Chatfield believes that as costs continue to pressure hospital decision-makers, more will turn to ISOs to service their imaging departments. In the meantime, however, “we will just continue to position ourselves to provide the best services possible when requested,” he said.

“It really comes down to a resource issue for hospitals. Are they going to spend time investing in figuring out clinical engineering, or are they going to be focused on patient care?” – Tim Riehm

Tim Riehm, regional vice president of Sodexo Clinical Technology Management, agreed that institutional flexibility is one of the keys to winning new business. The ability to create a structured, comprehensive program around clients’ needs starts with understanding what they want, from repair and preventive maintenance plans to those that help maintain regulatory compliance and manage inventory.
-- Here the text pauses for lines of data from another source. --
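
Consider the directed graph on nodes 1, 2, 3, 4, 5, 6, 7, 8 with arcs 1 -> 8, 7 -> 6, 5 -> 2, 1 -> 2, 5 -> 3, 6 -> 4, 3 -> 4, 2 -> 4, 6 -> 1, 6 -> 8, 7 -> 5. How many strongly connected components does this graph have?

8

{7} is an SCC by itself.
{6} is an SCC by itself.
{5} is an SCC by itself.
{2} is an SCC by itself.
{4} is an SCC by itself.
(and 3 more singleton SCCs)
That gives 8 strongly connected components.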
Riehm said companies like Sodexo can help offload critical strategic functions that hospitals don’t necessarily have the opportunity to focus on amid questions of patient throughput and health outcomes.

“It really comes down to a resource issue for hospitals,” he said. “Are they going to spend time investing in figuring out clinical engineering, or are they going to be focused on patient care? When you’re looking at an ISO or an OEM, that is your core competency. Everybody in the organization understands what clinical engineering is and what they need to do to improve quality.”

ISOs can also support in-house imaging staff simply by adding extra sets of hands. When resources are maximized in the performance of normal duties, it can be impossible to find staff to help deploy new equipment, rewrite policies and procedures, or tweak a Computerized Maintenance Management System (CMMS).

“Now you’re trying to do a project mandated by the administration, and unfortunately, the biomed department comes back and says, ‘We can do that, but here’s the things we won’t be able to do because of it,’” Riehm said. “Access to resources is huge.”

When an ISO can tightly integrate with a hospital’s in-house staff, the facility gets the best of both worlds, according to Riehm: onsite equipment support with back-end support that offers a regional level of backup and greater technical expertise for higher-end devices. That expertise can even extend to help with longer-term planning to counteract the effects of existing service contracts institutions may be locked into.

“They’re becoming much more conversations around the imaging service component when it comes time for RFPs,” Riehm said. “They might say, ‘We know the cost is too expensive today, but how do we shift it two to three years from now? [Clients are] looking for long-term imaging strategy instead of a quick glance today.”